The business in the front and the party in the back must work together. Albeit with programming, it’s usually a party in the front and business in the back. Which is much better looking than a mullet.
Whatever metaphor you chose, that a program’s front end and back end must work together goes without saying; when one end is broken, users will miss out on the inherent awesomeness of the other. An ugly Angelfire-era front end, and users will likely stop checking out the amazing functionality of the back end. Buggy back ends, and a person can’t even become a user–there’s nothing there to even use. And so you get the collective shrug (“Eh. Whatever. There’s lots of other rad apps out there”); the collective scream (“Why won’t this bleepin’ thing work?!”); or the collective siren (“SECURITY BREACH! SECURITY BREACH!”). All are potential death knells for your app, and the latter, potentially the death knell for so much more.
So save your users the frustration and potentially life-altering problems of a failed app or website and get your code good and running before living beings attempt to use it. Easier said than done in some cases. Refactoring is tough. Refactoring legacy code is tougher.
More code = more broken code
As a rule in life, I generally tiptoe around the “less is more” axiom. Baroque art appeals to me more than Neoclassical; I’d rather eat steak, potatoes, and scallops instead of just steak and potatoes; I like more clothes in my closet rather than fewer. Sometimes more is more. And (sometimes) it’s better.
If you have to manipulate a return value, think about why you got that return value in the first place
But I noticed a few things, psychologically, about how I code. My original Rails code was pretty tight. It did exactly what it needed to do with no serious frills attached. And the whole time I was coding it, I felt like I was in charge of the code, rather than just twisting its output around to manipulate and mold it into what I needed. I was one with the code.

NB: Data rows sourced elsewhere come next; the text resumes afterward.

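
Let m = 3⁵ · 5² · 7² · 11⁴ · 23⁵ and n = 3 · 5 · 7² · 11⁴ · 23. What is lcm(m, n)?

max exponent per prime: 3⁵ · 5² · 7² · 11⁴ · 23⁵ = 28051254151368525

28051254151368525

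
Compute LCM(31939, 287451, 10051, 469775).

163466197425

31939 = 19 · 41²; 287451 = 3² · 19 · 41²; 10051 = 19 · 23²; 469775 = 5² · 19 · 23 · 43
lcm takes max exponent of each prime: 3² · 5² · 19 · 23² · 41² · 43 = 163466197425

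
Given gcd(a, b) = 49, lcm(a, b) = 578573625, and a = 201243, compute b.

140875

a·b = gcd·lcm = 49·578573625 = 28350107625, so b = 28350107625/201243 = 140875.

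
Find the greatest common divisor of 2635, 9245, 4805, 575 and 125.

2635 = 5 · 17 · 31; 9245 = 5 · 43²; 4805 = 5 · 31²; 575 = 5² · 23; 125 = 5³
gcd takes min exponent of each prime: 5 = 5

5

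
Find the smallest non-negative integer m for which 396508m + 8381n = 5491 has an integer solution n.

15

Reduce mod 8381: 396508m ≡ 5491 (mod 8381). With g = gcd(396508, 8381) = 289 dividing 5491, divide through: 1372m ≡ 19 (mod 29).
Since gcd(1372, 29) = 1, m ≡ 19·(1372)⁻¹ ≡ 15 (mod 29). Smallest non-negative: 15.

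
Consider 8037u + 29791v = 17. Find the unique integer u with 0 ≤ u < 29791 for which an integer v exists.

16684

gcd(8037, 29791) = 1 (Euclid: 29791 = 3·8037 + 5680; 8037 = 1·5680 + 2357; 5680 = 2·2357 + 966; 2357 = 2·966 + 425; 966 = 2·425 + 116; 425 = 3·116 + 77; 116 = 1·77 + 39; 77 = 1·39 + 38; 39 = 1·38 + 1; 38 = 38·1 + 0), and 1 | 17.
Extended Euclid: 8037·(-771) + 29791·(208) = 1. Scale by 17: u₀ = -13107.
General solution u = u₀ + 29791t; reducing mod 29791 gives u = 16684 (and v = -4501).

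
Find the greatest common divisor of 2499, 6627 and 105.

gcd(2499, 6627): 6627 = 2·2499 + 1629; 2499 = 1·1629 + 870; 1629 = 1·870 + 759; 870 = 1·759 + 111; 759 = 6·111 + 93; 111 = 1·93 + 18; 93 = 5·18 + 3; 18 = 6·3 + 0 → 3
gcd(3, 105): 105 = 35·3 + 0 → 3

3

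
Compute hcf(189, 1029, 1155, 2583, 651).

21

gcd(189, 1029): 1029 = 5·189 + 84; 189 = 2·84 + 21; 84 = 4·21 + 0 → 21
gcd(21, 1155): 1155 = 55·21 + 0 → 21
gcd(21, 2583): 2583 = 123·21 + 0 → 21
gcd(21, 651): 651 = 31·21 + 0 → 21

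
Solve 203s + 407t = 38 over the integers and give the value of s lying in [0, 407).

331

gcd(203, 407) = 1 (Euclid: 407 = 2·203 + 1; 203 = 203·1 + 0), and 1 | 38.
Extended Euclid: 203·(-2) + 407·(1) = 1. Scale by 38: s₀ = -76.
General solution s = s₀ + 407k; reducing mod 407 gives s = 331 (and t = -165).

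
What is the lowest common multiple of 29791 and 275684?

8212902044

gcd first: 275684 = 9·29791 + 7565; 29791 = 3·7565 + 7096; 7565 = 1·7096 + 469; 7096 = 15·469 + 61; 469 = 7·61 + 42; 61 = 1·42 + 19; 42 = 2·19 + 4; 19 = 4·4 + 3; 4 = 1·3 + 1; 3 = 3·1 + 0 → gcd = 1
lcm = 29791·275684/gcd = 8212902044/1 = 8212902044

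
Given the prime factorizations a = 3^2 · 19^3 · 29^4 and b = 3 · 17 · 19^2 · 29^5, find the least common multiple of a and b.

max exponent per prime: 3^2 · 17 · 19^3 · 29^5 = 21524953561623

21524953561623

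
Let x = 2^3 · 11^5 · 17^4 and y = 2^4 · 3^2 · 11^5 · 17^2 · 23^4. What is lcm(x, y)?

max exponent per prime: 2^4 · 3^2 · 11^5 · 17^4 · 23^4 = 542042010508206384

542042010508206384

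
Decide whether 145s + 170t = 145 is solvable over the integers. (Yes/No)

By Bézout, 145s + 170t = 145 has integer solutions iff gcd(145, 170) | 145.
Euclid: 170 = 1·145 + 25; 145 = 5·25 + 20; 25 = 1·20 + 5; 20 = 4·5 + 0. gcd = 5; 145 mod 5 = 0. Yes.

Yes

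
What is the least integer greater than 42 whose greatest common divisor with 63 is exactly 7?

49

Multiples of 7 above 42: 7·7, 7·8, … . Need the cofactor coprime to 63/7 = 9.
Checking s = 7, 8, … the first with gcd(s, 9) = 1 is s = 7, giving 49.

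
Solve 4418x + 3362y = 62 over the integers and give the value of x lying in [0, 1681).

gcd(4418, 3362) = 2 (Euclid: 4418 = 1·3362 + 1056; 3362 = 3·1056 + 194; 1056 = 5·194 + 86; 194 = 2·86 + 22; 86 = 3·22 + 20; 22 = 1·20 + 2; 20 = 10·2 + 0), and 2 | 62.
Extended Euclid: 4418·(-156) + 3362·(205) = 2. Scale by 31: x₀ = -4836.
General solution x = x₀ + 1681t; reducing mod 1681 gives x = 207 (and y = -272).

207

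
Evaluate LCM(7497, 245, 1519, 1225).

7497 = 3² · 7² · 17; 245 = 5 · 7²; 1519 = 7² · 31; 1225 = 5² · 7²
lcm takes max exponent of each prime: 3² · 5² · 7² · 17 · 31 = 5810175

5810175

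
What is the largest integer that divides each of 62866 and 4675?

Euclid: 62866 = 13·4675 + 2091; 4675 = 2·2091 + 493; 2091 = 4·493 + 119; 493 = 4·119 + 17; 119 = 7·17 + 0. Last nonzero remainder: 17.

17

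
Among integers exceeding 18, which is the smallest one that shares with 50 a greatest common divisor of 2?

gcd(a, 50) = 2 forces 2 | a; write a = 2s. Then gcd(2s, 2·25) = 2·gcd(s, 25), so need gcd(s, 25) = 1.
2s > 18 gives s ≥ 10. The least s ≥ 10 coprime to 25 is 11, so a = 2·11 = 22.

22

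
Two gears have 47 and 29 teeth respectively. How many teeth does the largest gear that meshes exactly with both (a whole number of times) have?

Euclid: 47 = 1·29 + 18; 29 = 1·18 + 11; 18 = 1·11 + 7; 11 = 1·7 + 4; 7 = 1·4 + 3; 4 = 1·3 + 1; 3 = 3·1 + 0. Last nonzero remainder: 1.

1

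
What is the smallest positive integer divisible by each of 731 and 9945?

427635

731 = 17 · 43; 9945 = 3² · 5 · 13 · 17
max exponents: 3² · 5 · 13 · 17 · 43 = 427635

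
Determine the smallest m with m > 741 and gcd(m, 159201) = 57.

912

159201 = 57·2793. Any m with gcd(m, 159201) = 57 is a multiple of 57, say 57s, with s coprime to 2793.
Need s > 741/57, so s ≥ 14. First s ≥ 14 with gcd(s, 2793) = 1 is s = 16. Thus m = 57·16 = 912.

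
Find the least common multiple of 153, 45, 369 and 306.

62730

lcm(153, 45) = 153·45/gcd = 6885/9 = 765
lcm(765, 369) = 765·369/gcd = 282285/9 = 31365
lcm(31365, 306) = 31365·306/gcd = 9597690/153 = 62730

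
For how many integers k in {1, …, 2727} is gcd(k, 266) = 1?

Prime factors of 266: 2, 7, 19. Count integers ≤ 2727 divisible by none of them.
By inclusion–exclusion: 2727 − ⌊2727/2⌋ − ⌊2727/7⌋ − ⌊2727/19⌋ + ⌊2727/14⌋ + ⌊2727/38⌋ + ⌊2727/133⌋ − ⌊2727/266⌋ = 1107.

1107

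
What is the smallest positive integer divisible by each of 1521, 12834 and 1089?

1521 = 3² · 13²; 12834 = 2 · 3² · 23 · 31; 1089 = 3² · 11²
lcm takes max exponent of each prime: 2 · 3² · 11² · 13² · 23 · 31 = 262442466

262442466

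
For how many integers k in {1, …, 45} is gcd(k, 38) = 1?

22

Prime factors of 38: 2, 19. Count integers ≤ 45 divisible by none of them.
By inclusion–exclusion: 45 − ⌊45/2⌋ − ⌊45/19⌋ + ⌊45/38⌋ = 22.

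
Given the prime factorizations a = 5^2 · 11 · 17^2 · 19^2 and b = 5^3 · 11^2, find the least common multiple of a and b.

1577976125

max exponent per prime: 5^3 · 11^2 · 17^2 · 19^2 = 1577976125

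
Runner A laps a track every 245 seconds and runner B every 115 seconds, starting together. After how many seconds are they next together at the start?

5635

gcd first: 245 = 2·115 + 15; 115 = 7·15 + 10; 15 = 1·10 + 5; 10 = 2·5 + 0 → gcd = 5
lcm = 245·115/gcd = 28175/5 = 5635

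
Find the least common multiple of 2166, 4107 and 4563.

lcm(2166, 4107) = 2166·4107/gcd = 8895762/3 = 2965254
lcm(2965254, 4563) = 2965254·4563/gcd = 13530454002/3 = 4510151334

4510151334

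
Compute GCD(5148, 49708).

4

5148 = 2² · 3² · 11 · 13
49708 = 2² · 17² · 43
Common: 2² = 4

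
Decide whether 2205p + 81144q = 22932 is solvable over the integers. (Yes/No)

gcd(2205, 81144): 81144 = 36·2205 + 1764; 2205 = 1·1764 + 441; 1764 = 4·441 + 0 → 441
441 divides 22932, so a solution exists.

Yes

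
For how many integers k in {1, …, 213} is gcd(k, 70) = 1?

70 = 2·5·7. Inclusion–exclusion on these primes:
213 − ⌊213/2⌋ − ⌊213/5⌋ − ⌊213/7⌋ + ⌊213/10⌋ + ⌊213/14⌋ + ⌊213/35⌋ − ⌊213/70⌋ = 74

74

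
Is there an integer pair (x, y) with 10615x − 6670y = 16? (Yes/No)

gcd(10615, 6670): 10615 = 1·6670 + 3945; 6670 = 1·3945 + 2725; 3945 = 1·2725 + 1220; 2725 = 2·1220 + 285; 1220 = 4·285 + 80; 285 = 3·80 + 45; 80 = 1·45 + 35; 45 = 1·35 + 10; 35 = 3·10 + 5; 10 = 2·5 + 0 → 5
5 does not divide 16, so a solution does not exist.

No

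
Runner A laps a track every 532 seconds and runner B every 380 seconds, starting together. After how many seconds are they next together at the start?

gcd first: 532 = 1·380 + 152; 380 = 2·152 + 76; 152 = 2·76 + 0 → gcd = 76
lcm = 532·380/gcd = 202160/76 = 2660

2660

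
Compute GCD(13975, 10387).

13

13975 = 5² · 13 · 43
10387 = 13 · 17 · 47
Common: 13 = 13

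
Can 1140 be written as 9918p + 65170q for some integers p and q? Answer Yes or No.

gcd(9918, 65170): 65170 = 6·9918 + 5662; 9918 = 1·5662 + 4256; 5662 = 1·4256 + 1406; 4256 = 3·1406 + 38; 1406 = 37·38 + 0 → 38
38 divides 1140, so a solution exists.

Yes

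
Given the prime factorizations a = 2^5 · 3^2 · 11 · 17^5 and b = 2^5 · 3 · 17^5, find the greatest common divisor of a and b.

min exponent per shared prime: 2^5 · 3 · 17^5 = 136306272

136306272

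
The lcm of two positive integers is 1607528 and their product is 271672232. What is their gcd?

From gcd × lcm = mn: gcd = 271672232 / 1607528 = 169.

169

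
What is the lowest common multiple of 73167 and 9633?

gcd first: 73167 = 7·9633 + 5736; 9633 = 1·5736 + 3897; 5736 = 1·3897 + 1839; 3897 = 2·1839 + 219; 1839 = 8·219 + 87; 219 = 2·87 + 45; 87 = 1·45 + 42; 45 = 1·42 + 3; 42 = 14·3 + 0 → gcd = 3
lcm = 73167·9633/gcd = 704817711/3 = 234939237

234939237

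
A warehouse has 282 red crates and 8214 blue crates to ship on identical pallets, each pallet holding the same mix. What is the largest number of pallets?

282 = 2 · 3 · 47
8214 = 2 · 3 · 37²
Common: 2 · 3 = 6

6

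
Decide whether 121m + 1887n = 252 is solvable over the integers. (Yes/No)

Yes

By Bézout, 121m + 1887n = 252 has integer solutions iff gcd(121, 1887) | 252.
Euclid: 1887 = 15·121 + 72; 121 = 1·72 + 49; 72 = 1·49 + 23; 49 = 2·23 + 3; 23 = 7·3 + 2; 3 = 1·2 + 1; 2 = 2·1 + 0. gcd = 1; 252 mod 1 = 0. Yes.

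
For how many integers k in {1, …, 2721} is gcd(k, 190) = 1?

1031

Prime factors of 190: 2, 5, 19. Count integers ≤ 2721 divisible by none of them.
By inclusion–exclusion: 2721 − ⌊2721/2⌋ − ⌊2721/5⌋ − ⌊2721/19⌋ + ⌊2721/10⌋ + ⌊2721/38⌋ + ⌊2721/95⌋ − ⌊2721/190⌋ = 1031.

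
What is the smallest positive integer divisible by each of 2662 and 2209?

gcd first: 2662 = 1·2209 + 453; 2209 = 4·453 + 397; 453 = 1·397 + 56; 397 = 7·56 + 5; 56 = 11·5 + 1; 5 = 5·1 + 0 → gcd = 1
lcm = 2662·2209/gcd = 5880358/1 = 5880358

5880358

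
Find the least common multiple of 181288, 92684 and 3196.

lcm(181288, 92684) = 181288·92684/gcd = 16802496992/68 = 247095544
lcm(247095544, 3196) = 247095544·3196/gcd = 789717358624/3196 = 247095544

247095544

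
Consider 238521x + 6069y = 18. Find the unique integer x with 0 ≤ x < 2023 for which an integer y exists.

524

Euclid: 238521 = 39·6069 + 1830; 6069 = 3·1830 + 579; 1830 = 3·579 + 93; 579 = 6·93 + 21; 93 = 4·21 + 9; 21 = 2·9 + 3; 9 = 3·3 + 0 → gcd = 3; 18 = 3·6.
Back-substitution yields 238521·(-587) + 6069·(23070) = 3, so one solution is x = -587·6 = -3522, y = 23070·6 = 138420.
Solutions in x differ by 6069/3 = 2023; the one in [0, 2023) is -3522 mod 2023 = 524.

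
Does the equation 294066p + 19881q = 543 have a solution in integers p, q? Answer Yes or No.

No

By Bézout, 294066p + 19881q = 543 has integer solutions iff gcd(294066, 19881) | 543.
Euclid: 294066 = 14·19881 + 15732; 19881 = 1·15732 + 4149; 15732 = 3·4149 + 3285; 4149 = 1·3285 + 864; 3285 = 3·864 + 693; 864 = 1·693 + 171; 693 = 4·171 + 9; 171 = 19·9 + 0. gcd = 9; 543 mod 9 = 3. No.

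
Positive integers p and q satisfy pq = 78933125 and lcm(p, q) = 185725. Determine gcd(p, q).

425

From gcd × lcm = pq: gcd = 78933125 / 185725 = 425.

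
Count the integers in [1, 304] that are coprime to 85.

230

Prime factors of 85: 5, 17. Count integers ≤ 304 divisible by none of them.
By inclusion–exclusion: 304 − ⌊304/5⌋ − ⌊304/17⌋ + ⌊304/85⌋ = 230.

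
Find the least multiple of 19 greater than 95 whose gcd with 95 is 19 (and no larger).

95 = 19·5. Any t with gcd(t, 95) = 19 is a multiple of 19, say 19s, with s coprime to 5.
Need s > 95/19, so s ≥ 6. First s ≥ 6 with gcd(s, 5) = 1 is s = 6. Thus t = 19·6 = 114.

114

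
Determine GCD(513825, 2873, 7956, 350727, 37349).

gcd(513825, 2873): 513825 = 178·2873 + 2431; 2873 = 1·2431 + 442; 2431 = 5·442 + 221; 442 = 2·221 + 0 → 221
gcd(221, 7956): 7956 = 36·221 + 0 → 221
gcd(221, 350727): 350727 = 1587·221 + 0 → 221
gcd(221, 37349): 37349 = 169·221 + 0 → 221

221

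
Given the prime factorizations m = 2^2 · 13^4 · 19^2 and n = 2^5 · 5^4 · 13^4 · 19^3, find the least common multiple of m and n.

3917997980000

max exponent per prime: 2^5 · 5^4 · 13^4 · 19^3 = 3917997980000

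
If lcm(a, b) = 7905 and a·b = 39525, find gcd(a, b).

From gcd × lcm = ab: gcd = 39525 / 7905 = 5.

5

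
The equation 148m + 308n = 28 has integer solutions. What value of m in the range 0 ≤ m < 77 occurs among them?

21

gcd(148, 308) = 4 (Euclid: 308 = 2·148 + 12; 148 = 12·12 + 4; 12 = 3·4 + 0), and 4 | 28.
Extended Euclid: 148·(25) + 308·(-12) = 4. Scale by 7: m₀ = 175.
General solution m = m₀ + 77t; reducing mod 77 gives m = 21 (and n = -10).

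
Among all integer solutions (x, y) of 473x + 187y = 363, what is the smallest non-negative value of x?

15

Euclid: 473 = 2·187 + 99; 187 = 1·99 + 88; 99 = 1·88 + 11; 88 = 8·11 + 0 → gcd = 11; 363 = 11·33.
Back-substitution yields 473·(2) + 187·(-5) = 11, so one solution is x = 2·33 = 66, y = -5·33 = -165.
Solutions in x differ by 187/11 = 17; the one in [0, 17) is 66 mod 17 = 15.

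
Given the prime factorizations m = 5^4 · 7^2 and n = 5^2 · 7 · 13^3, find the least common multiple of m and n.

67283125

max exponent per prime: 5^4 · 7^2 · 13^3 = 67283125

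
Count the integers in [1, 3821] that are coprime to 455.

2419

455 = 5·7·13. Inclusion–exclusion on these primes:
3821 − ⌊3821/5⌋ − ⌊3821/7⌋ − ⌊3821/13⌋ + ⌊3821/35⌋ + ⌊3821/65⌋ + ⌊3821/91⌋ − ⌊3821/455⌋ = 2419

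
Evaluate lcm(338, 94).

15886

338 = 2 · 13²; 94 = 2 · 47
max exponents: 2 · 13² · 47 = 15886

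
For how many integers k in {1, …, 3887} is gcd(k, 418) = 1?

1674

418 = 2·11·19. Inclusion–exclusion on these primes:
3887 − ⌊3887/2⌋ − ⌊3887/11⌋ − ⌊3887/19⌋ + ⌊3887/22⌋ + ⌊3887/38⌋ + ⌊3887/209⌋ − ⌊3887/418⌋ = 1674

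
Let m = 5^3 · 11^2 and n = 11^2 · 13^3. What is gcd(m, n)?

min exponent per shared prime: 11^2 = 121

121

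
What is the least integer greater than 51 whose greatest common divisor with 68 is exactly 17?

68 = 17·4. Any m with gcd(m, 68) = 17 is a multiple of 17, say 17s, with s coprime to 4.
Need s > 51/17, so s ≥ 4. First s ≥ 4 with gcd(s, 4) = 1 is s = 5. Thus m = 17·5 = 85.

85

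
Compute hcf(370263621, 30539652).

507

Euclid: 370263621 = 12·30539652 + 3787797; 30539652 = 8·3787797 + 237276; 3787797 = 15·237276 + 228657; 237276 = 1·228657 + 8619; 228657 = 26·8619 + 4563; 8619 = 1·4563 + 4056; 4563 = 1·4056 + 507; 4056 = 8·507 + 0. Last nonzero remainder: 507.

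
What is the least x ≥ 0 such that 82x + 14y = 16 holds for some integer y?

gcd(82, 14) = 2 (Euclid: 82 = 5·14 + 12; 14 = 1·12 + 2; 12 = 6·2 + 0), and 2 | 16.
Extended Euclid: 82·(-1) + 14·(6) = 2. Scale by 8: x₀ = -8.
General solution x = x₀ + 7t; reducing mod 7 gives x = 6 (and y = -34).

6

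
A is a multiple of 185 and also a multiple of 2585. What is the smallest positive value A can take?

95645

gcd first: 2585 = 13·185 + 180; 185 = 1·180 + 5; 180 = 36·5 + 0 → gcd = 5
lcm = 185·2585/gcd = 478225/5 = 95645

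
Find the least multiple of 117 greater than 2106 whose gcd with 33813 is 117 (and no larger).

2223

Multiples of 117 above 2106: 117·19, 117·20, … . Need the cofactor coprime to 33813/117 = 289.
Checking s = 19, 20, … the first with gcd(s, 289) = 1 is s = 19, giving 2223.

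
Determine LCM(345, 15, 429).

345 = 3 · 5 · 23; 15 = 3 · 5; 429 = 3 · 11 · 13
lcm takes max exponent of each prime: 3 · 5 · 11 · 13 · 23 = 49335

49335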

Contrast this with my first Ruby CLI scraping project, where the code was not so tight. In fact, that’s a project I would definitely like to refactor to make it tighter. Granted that was my first code project ever, but I knew from that experience that the way I was coding was just taking what I got from an original function and forcing it to give me the result I desired–which led to a lot of extra code. And a lot of extra bugs.
I did notice that this type of “coding behavior” as it were was distinctly tied to front end development. I was trying get an acceptable looking result for the user no matter the cost to my code. Takeaway: I need to be a better front end coder. I am still learning to recognize patterns and fixes for these patterns. It’s a work in progress. But at least I’m a learning work in progress, and I did discover one big fix . . .
Compartmentalize your code
You don’t need one function to do everything. In fact, one function shouldn’t do everything. Place large chunks of code–especially HTML that you might need to spit out later–into smaller functions with pithy, to-the-point names like,
showNoteForm. This has so many, many advantages: debugging is easier–you only have to fix things once even if you use a chunk of code multiple times; these smaller helper functions make your main functions easier to read–you can clearly tell what your larger function is handling; and finally, these helper functions serve as a tool chest for future functions–need to spit out a new form for something? There’s a function for that. Plus compartmentalizing has a psychological effect: you are in charge of your code now. Cat is in the box.
Single Responsibility leads to unity
This principle of single responsibility–one function does one thing and returns a controlled value–is a lynch pin. I was able (at least in several instances) to check myself, and say “Ok. I’m adding another line of code here. Why? Can I separate this functionality elsewhere?”. I also began to recognize when code was getting repetitive–do I really need to regenerate that form or can I isolate it into a function and just use that function?” One function, one goal.
Single Responsibility leads to a more harmonious front end and back end experience: one bug can still crash the whole production, but because it’s been isolated, it doesn’t have to. And it can be more readily fixed. Each singly responsible function unit works toward the end goal of the app.
So now I know–and not just know know, but know in that kind of lived-experience sort of way–of my own psychological (and logical) ticks and the principles behind beautiful code. It will take time to undo the habit of adding more lines to manipulate return values. But I’m in it to be a better coder. I’ll get there. You might even say, that at this moment, in this context, it’s my single responsibility.